What does she look like? Quite cute actually, a tanned body, a neatly manicured landing strip, muscular legs, shoulder-length brunette hair, and dark-nippled breasts just big enough to sway and move without being pendulous. Yawn . . . this has become just far far too common in our household to capture much attention anymore, but I still rank myself as an appreciative hetero male. That her age is somewhere between my two daughters ages makes it uncomfortably pervy for me to bring my A-game lecher gaze so I demure. These days, the reaction of our house guests is actually far more interesting than the subject being viewed.
Some examples — my motorcycling friends “Hey, where is she? I want the show!” or when she is sharing her visage, “Dude, do you have some binoculars?” Well, yes I do but you are gonna have to tuck a ten-spot in her thong if you partake like that!.

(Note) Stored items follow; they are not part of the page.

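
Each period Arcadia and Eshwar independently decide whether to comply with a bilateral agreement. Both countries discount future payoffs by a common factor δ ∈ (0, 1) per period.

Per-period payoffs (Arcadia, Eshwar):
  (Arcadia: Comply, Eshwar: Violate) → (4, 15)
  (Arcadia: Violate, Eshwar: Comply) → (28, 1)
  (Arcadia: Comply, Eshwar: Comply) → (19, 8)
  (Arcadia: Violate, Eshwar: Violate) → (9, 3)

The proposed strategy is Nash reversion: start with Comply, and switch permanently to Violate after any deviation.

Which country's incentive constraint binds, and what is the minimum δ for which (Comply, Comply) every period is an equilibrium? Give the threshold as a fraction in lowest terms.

Arcadia's threshold: (28−19)/(28−9) = 9/19.
Eshwar's threshold: (15−8)/(15−3) = 7/12.
9/19 < 7/12, so Eshwar binds and δ* = 7/12.

Eshwar; δ ≥ 7/12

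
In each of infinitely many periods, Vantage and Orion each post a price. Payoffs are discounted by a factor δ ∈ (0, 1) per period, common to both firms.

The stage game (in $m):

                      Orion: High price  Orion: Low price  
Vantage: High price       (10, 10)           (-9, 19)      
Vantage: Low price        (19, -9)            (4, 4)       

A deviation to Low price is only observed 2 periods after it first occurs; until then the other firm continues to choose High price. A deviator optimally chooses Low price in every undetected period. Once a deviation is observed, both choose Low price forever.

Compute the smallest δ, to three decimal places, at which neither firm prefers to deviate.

The best deviation is to choose Low price for all 2 undetected periods, earning 19 each, then 4 forever once detected.
Deviation value: 19(1−δ^2)/(1−δ) + 4δ^2/(1−δ); cooperation value: 10/(1−δ).
IC: 10 ≥ 19(1−δ^2) + 4δ^2 = 19 − 15δ^2.
So δ^2 ≥ 9/15 = 3/5, giving δ ≥ (3/5)^(1/2) ≈ 0.775.

0.775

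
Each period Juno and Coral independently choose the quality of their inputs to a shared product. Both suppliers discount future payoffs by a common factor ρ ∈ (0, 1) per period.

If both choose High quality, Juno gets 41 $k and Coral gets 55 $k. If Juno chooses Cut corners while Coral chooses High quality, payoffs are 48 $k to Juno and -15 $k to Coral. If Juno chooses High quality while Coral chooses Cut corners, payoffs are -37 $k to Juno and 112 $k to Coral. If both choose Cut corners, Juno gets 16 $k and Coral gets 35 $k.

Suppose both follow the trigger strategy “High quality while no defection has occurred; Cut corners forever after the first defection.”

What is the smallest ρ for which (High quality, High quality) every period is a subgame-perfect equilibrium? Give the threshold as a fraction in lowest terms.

Juno's threshold: (48−41)/(48−16) = 7/32.
Coral's threshold: (112−55)/(112−35) = 57/77.
7/32 < 57/77, so Coral binds and ρ* = 57/77.

57/77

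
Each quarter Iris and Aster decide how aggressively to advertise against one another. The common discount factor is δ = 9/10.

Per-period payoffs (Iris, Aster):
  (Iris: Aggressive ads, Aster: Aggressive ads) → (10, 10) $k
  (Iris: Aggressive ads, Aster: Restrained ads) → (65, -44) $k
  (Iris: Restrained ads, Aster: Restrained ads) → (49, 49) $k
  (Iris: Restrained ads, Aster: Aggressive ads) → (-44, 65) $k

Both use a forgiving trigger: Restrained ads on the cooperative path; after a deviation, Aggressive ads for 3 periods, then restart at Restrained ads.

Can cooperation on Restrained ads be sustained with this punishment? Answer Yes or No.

Yes

IC: δ+…+δ^3 ≥ (65−49)/(49−10) = 16/39.
At δ = 9/10: partial sum = 2.4390 ≥ 0.4103. Cooperation sustainable.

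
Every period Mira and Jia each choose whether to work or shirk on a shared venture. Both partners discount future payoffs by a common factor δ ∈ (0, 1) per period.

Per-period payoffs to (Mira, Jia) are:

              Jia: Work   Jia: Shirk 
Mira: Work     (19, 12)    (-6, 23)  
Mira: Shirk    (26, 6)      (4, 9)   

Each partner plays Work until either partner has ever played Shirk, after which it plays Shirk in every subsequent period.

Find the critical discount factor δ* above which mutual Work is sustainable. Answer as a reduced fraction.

11/14

For Mira: deviation gain 26−19 = 7, per-period punishment loss 19−4 = 15. IC gives δ ≥ 7/22.
For Jia: gain 11, loss 3 per period, so δ ≥ 11/14.
The tighter constraint is Jia's, so cooperation needs δ ≥ 11/14.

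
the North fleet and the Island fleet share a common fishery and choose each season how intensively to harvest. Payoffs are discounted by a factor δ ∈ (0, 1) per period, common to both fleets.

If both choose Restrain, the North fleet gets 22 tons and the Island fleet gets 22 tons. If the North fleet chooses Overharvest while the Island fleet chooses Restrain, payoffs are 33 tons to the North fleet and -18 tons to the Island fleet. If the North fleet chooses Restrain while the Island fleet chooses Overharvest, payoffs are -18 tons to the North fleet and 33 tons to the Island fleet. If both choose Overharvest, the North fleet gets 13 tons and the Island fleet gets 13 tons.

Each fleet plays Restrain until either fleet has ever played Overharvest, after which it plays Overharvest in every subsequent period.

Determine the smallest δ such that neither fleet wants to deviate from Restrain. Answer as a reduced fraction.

Under grim trigger the critical discount factor is (T−C)/(T−P) with T = 33, C = 22, P = 13.
δ* = (33−22)/(33−13) = 11/20.

11/20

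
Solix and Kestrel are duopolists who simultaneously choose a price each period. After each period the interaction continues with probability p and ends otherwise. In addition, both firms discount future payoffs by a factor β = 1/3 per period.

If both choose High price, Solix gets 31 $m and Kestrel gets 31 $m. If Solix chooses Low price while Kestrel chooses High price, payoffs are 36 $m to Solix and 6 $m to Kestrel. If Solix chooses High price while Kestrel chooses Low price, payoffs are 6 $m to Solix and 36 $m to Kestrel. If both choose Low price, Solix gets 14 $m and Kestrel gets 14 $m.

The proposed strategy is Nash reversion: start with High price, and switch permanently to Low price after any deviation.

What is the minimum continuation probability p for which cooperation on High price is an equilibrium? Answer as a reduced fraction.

Expected continuation weight on next period's payoff is β·p = 1/3·p, which plays the role of the discount factor.
Cooperation requires 1/3·p ≥ (36−31)/(36−14) = 5/22, hence p ≥ 15/22.

15/22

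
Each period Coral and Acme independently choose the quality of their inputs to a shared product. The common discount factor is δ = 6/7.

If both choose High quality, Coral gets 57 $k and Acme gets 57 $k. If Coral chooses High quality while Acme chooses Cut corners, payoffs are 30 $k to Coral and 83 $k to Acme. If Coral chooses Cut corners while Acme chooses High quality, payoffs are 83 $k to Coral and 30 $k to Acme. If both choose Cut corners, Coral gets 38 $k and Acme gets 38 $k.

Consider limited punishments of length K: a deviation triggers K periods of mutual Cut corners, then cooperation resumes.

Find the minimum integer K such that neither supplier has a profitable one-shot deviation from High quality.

2

No profitable deviation requires (57−38)(δ+…+δ^K) ≥ 83−57, i.e. δ+…+δ^K ≥ 26/19 ≈ 1.3684.
With δ = 6/7, the partial sums are K=1: 0.8571, K=2: 1.5918.
K = 2 is the first length at which the sum reaches 1.3684.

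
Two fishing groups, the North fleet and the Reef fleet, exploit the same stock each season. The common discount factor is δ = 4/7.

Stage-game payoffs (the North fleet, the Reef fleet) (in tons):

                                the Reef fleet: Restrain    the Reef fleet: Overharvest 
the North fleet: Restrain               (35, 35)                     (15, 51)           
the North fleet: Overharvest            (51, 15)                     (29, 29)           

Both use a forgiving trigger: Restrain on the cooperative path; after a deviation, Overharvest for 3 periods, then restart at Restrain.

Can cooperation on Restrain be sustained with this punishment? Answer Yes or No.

No

Comparing payoff streams over the 4 periods until play realigns: cooperate → 35(1+δ+…+δ^3); deviate → 51 + 29(δ+…+δ^3).
Cooperation is sustained iff (35−29)(δ+…+δ^3) ≥ 51−35.
δ+…+δ^3 = 4/7·(1−(4/7)^3)/(1−4/7) = 1.0845, and (51−35)/(35−29) = 2.6667.
1.0845 < 2.6667, so cooperation is not sustainable.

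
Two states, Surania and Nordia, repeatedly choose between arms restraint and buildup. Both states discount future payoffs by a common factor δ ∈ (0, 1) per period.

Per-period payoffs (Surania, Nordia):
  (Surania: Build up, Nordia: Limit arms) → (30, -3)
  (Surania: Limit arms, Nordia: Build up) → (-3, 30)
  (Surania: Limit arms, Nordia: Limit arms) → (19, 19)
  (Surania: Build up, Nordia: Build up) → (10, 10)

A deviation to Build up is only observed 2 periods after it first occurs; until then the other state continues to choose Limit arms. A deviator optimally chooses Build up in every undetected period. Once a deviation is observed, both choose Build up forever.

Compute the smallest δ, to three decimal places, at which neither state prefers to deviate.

A deviator earns 30 for 2 periods, then 10 forever; cooperating earns 19 forever. Multiplying the IC by (1−δ):
19 ≥ 30(1−δ^2) + 10δ^2, so 20·δ^2 ≥ 11 and δ^2 ≥ 11/20.
δ ≥ (11/20)^(1/2) ≈ 0.742.

0.742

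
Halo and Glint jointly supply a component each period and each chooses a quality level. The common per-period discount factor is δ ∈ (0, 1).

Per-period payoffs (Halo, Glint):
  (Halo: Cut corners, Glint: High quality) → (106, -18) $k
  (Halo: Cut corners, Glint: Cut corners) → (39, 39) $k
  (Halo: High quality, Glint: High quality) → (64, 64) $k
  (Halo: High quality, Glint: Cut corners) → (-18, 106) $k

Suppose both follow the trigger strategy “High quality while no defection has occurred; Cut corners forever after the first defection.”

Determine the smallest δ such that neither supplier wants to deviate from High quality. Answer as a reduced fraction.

42/67

One-period gain from deviating is 106 − 64 = 42. The loss is 64 − 39 = 25 in every subsequent period, with present value 25·δ/(1−δ).
Deviation is unprofitable when 25·δ/(1−δ) ≥ 42, i.e. δ/(1−δ) ≥ 42/25.
Equivalently δ ≥ 42/(42+25) = 42/67.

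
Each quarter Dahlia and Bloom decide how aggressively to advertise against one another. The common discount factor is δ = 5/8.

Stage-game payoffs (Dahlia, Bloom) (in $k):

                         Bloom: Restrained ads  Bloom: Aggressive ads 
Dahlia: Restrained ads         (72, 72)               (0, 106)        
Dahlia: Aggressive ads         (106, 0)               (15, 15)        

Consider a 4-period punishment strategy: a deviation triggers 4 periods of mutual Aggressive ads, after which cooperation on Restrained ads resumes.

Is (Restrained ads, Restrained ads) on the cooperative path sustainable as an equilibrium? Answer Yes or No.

Yes

Comparing payoff streams over the 5 periods until play realigns: cooperate → 72(1+δ+…+δ^4); deviate → 106 + 15(δ+…+δ^4).
Cooperation is sustained iff (72−15)(δ+…+δ^4) ≥ 106−72.
δ+…+δ^4 = 5/8·(1−(5/8)^4)/(1−5/8) = 1.4124, and (106−72)/(72−15) = 0.5965.
1.4124 ≥ 0.5965, so cooperation is sustainable.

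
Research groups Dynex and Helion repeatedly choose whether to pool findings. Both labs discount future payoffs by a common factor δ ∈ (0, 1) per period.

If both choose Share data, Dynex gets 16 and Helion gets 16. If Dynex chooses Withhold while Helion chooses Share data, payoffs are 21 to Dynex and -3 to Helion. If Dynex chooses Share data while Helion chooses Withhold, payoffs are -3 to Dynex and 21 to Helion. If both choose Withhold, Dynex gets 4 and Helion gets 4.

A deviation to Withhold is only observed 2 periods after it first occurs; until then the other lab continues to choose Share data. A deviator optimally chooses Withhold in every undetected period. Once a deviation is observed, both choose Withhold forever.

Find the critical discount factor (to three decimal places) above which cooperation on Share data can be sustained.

A deviator earns 21 for 2 periods, then 4 forever; cooperating earns 16 forever. Multiplying the IC by (1−δ):
16 ≥ 21(1−δ^2) + 4δ^2, so 17·δ^2 ≥ 5 and δ^2 ≥ 5/17.
δ ≥ (5/17)^(1/2) ≈ 0.542.

0.542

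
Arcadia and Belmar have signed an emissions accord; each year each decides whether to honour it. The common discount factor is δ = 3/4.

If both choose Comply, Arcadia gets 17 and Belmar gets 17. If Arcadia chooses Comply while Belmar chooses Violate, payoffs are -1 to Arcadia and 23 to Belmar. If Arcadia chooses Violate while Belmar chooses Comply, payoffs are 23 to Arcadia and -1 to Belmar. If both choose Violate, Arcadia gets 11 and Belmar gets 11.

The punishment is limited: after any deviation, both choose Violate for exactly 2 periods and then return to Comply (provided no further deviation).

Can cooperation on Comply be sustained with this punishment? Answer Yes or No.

Yes

IC: δ+…+δ^2 ≥ (23−17)/(17−11) = 1.
At δ = 3/4: partial sum = 1.3125 ≥ 1.0000. Cooperation sustainable.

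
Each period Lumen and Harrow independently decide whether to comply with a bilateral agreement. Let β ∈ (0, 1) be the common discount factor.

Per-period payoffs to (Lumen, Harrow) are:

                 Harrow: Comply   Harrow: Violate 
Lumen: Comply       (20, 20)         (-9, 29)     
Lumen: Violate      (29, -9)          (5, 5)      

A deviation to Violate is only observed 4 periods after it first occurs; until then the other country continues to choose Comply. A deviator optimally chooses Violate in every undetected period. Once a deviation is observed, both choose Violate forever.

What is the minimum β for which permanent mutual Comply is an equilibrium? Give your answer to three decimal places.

0.783

The best deviation is to choose Violate for all 4 undetected periods, earning 29 each, then 5 forever once detected.
Deviation value: 29(1−β^4)/(1−β) + 5β^4/(1−β); cooperation value: 20/(1−β).
IC: 20 ≥ 29(1−β^4) + 5β^4 = 29 − 24β^4.
So β^4 ≥ 9/24 = 3/8, giving β ≥ (3/8)^(1/4) ≈ 0.783.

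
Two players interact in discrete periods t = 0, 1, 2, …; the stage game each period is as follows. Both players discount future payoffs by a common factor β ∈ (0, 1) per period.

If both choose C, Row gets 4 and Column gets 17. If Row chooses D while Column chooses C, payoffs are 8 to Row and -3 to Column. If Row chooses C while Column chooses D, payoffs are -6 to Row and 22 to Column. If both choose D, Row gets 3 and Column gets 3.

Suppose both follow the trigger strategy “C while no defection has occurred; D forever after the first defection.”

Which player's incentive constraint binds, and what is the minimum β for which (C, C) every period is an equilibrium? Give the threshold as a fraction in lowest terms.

Row: cooperation gives 4 each period; deviation gives 8 once then 3 forever.
  4/(1−β) ≥ 8 + 3β/(1−β) ⇒ β ≥ 4/5.
Column: cooperation gives 17 each period; deviation gives 22 once then 3 forever.
  β ≥ 5/19.
Both must hold, so the binding constraint is Row's: β ≥ 4/5.

Row; β ≥ 4/5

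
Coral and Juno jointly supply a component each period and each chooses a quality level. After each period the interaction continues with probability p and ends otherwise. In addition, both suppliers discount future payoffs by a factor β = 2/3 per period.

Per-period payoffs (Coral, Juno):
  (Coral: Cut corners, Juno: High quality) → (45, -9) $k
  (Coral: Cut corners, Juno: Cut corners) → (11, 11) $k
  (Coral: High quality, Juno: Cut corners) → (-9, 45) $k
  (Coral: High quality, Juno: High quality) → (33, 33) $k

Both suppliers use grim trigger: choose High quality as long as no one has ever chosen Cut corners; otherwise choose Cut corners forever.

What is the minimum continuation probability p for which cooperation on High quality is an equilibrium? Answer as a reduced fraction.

Expected continuation weight on next period's payoff is β·p = 2/3·p, which plays the role of the discount factor.
Cooperation requires 2/3·p ≥ (45−33)/(45−11) = 6/17, hence p ≥ 9/17.

9/17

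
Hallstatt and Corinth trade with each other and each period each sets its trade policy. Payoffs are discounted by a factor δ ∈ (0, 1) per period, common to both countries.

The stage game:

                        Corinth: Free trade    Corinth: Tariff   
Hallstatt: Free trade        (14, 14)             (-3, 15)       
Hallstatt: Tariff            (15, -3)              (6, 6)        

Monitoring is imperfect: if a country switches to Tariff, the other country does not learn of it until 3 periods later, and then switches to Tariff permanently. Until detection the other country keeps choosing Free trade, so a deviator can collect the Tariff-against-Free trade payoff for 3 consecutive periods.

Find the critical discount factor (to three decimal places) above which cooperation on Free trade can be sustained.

Deviating for the 3 undetected periods gains 15−14 = 1 per period over cooperation, then loses 14−6 = 8 per period forever once punishment starts.
Gain: 1(1 + δ + … + δ^2); loss: 8·δ^3/(1−δ).
No profitable deviation ⇔ 1(1−δ^3) ≤ 8·δ^3, i.e. δ^3 ≥ 1/(1+8) = 1/9.
Hence δ ≥ (1/9)^(1/3) ≈ 0.481.

0.481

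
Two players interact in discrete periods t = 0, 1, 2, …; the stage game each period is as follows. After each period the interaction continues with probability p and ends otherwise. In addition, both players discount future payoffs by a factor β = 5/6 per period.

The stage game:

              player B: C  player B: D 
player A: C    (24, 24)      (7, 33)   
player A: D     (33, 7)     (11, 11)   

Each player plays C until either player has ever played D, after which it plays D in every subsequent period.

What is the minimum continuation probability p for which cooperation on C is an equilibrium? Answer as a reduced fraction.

27/55

With continuation probability p and discount β, the effective per-period discount factor is βp.
Grim-trigger IC: βp ≥ (33−24)/(33−11) = 9/22.
So p ≥ (9/22)/(5/6) = 27/55.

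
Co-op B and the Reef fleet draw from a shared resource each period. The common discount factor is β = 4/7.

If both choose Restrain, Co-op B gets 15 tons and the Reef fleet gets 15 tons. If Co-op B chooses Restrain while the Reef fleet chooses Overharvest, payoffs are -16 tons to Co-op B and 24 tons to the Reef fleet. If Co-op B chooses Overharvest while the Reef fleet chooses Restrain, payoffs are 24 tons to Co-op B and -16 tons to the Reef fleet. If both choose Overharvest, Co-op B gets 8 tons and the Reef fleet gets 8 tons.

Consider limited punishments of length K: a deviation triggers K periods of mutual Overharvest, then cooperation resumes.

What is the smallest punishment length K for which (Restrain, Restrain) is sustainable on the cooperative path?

6

IC: β(1−β^K)/(1−β) ≥ (24−15)/(15−8) = 9/7.
With β = 4/7: need 1 − β^K ≥ 9/7·(1−4/7)/(4/7), i.e. β^K ≤ 0.0357.
Since (4/7)^5 = 0.0609 and (4/7)^6 = 0.0348, the smallest such K is 6.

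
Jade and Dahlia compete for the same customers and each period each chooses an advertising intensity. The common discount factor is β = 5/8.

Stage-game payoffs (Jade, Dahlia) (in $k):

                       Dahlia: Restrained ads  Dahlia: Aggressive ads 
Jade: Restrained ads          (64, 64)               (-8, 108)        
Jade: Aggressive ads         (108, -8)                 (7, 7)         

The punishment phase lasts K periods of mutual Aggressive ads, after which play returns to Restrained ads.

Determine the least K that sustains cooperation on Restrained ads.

2

No profitable deviation requires (64−7)(β+…+β^K) ≥ 108−64, i.e. β+…+β^K ≥ 44/57 ≈ 0.7719.
With β = 5/8, the partial sums are K=1: 0.6250, K=2: 1.0156.
K = 2 is the first length at which the sum reaches 0.7719.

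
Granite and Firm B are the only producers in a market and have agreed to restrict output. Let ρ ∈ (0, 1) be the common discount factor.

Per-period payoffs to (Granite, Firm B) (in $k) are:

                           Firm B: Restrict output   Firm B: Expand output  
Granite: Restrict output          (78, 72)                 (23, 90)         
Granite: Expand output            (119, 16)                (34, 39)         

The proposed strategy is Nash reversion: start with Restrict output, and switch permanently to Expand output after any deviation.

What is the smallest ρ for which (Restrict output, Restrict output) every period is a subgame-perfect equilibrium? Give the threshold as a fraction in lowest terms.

41/85

Granite: cooperation gives 78 each period; deviation gives 119 once then 34 forever.
  78/(1−ρ) ≥ 119 + 34ρ/(1−ρ) ⇒ ρ ≥ 41/85.
Firm B: cooperation gives 72 each period; deviation gives 90 once then 39 forever.
  ρ ≥ 18/51 = 6/17.
Both must hold, so the binding constraint is Granite's: ρ ≥ 41/85.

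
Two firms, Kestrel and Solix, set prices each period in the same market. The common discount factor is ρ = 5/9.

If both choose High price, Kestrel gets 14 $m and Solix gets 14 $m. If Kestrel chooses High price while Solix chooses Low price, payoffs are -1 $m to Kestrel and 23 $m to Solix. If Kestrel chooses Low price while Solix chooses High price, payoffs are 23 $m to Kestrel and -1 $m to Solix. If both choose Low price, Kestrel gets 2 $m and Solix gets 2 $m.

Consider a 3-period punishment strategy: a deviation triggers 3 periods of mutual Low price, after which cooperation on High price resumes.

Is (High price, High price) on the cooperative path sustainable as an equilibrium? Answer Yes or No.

Yes

Comparing payoff streams over the 4 periods until play realigns: cooperate → 14(1+ρ+…+ρ^3); deviate → 23 + 2(ρ+…+ρ^3).
Cooperation is sustained iff (14−2)(ρ+…+ρ^3) ≥ 23−14.
ρ+…+ρ^3 = 5/9·(1−(5/9)^3)/(1−5/9) = 1.0357, and (23−14)/(14−2) = 0.7500.
1.0357 ≥ 0.7500, so cooperation is sustainable.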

More polite company usually says something understated like “Oh my!” Or “Wow! Does she know people can see her?” but they rarely stop looking. I have learned that both men and women enjoy observing the nude female form though possibly for different reasons. Nekid men? Not so interesting after a quick sizing up of things.
Another 55 year-old mom with some daughter troubles of her own watched Naked Girl toplessly stretching on her deck in a lime-green thong. This provoked uncontrollable laughter replaced by an overwhelming maternal urge to go inform her of the degree of her revelations (we are pretty sure she is well aware). It didn’t help that our maternal friend was tripping on psilocybin mushrooms at the time so it was all surrealistic to her anyway.
My worldly and slightly cynical oldest daughter was more mercantile — “I think she is making money from subscribers to a “life cam” where viewers are let into the details of her world and the nudity adds spice and renewals”. That actually seems plausible because there is frequently a hand-held cell phone or an open computer likely with camera lens, involved.
Then last week, as suddenly as Naked Girl walked into the spotlight, she stopped. Her curtains are usually drawn, and she is always completely clothed. What changed? Someone request less exposure? Subscriptions dry up? She realized she can be seen? I don’t know but she had a good 1-year run around these parts, and frankly, I don’t see where any real harm came of it. God love shattering a good taboo and thanks for the year-long show NG!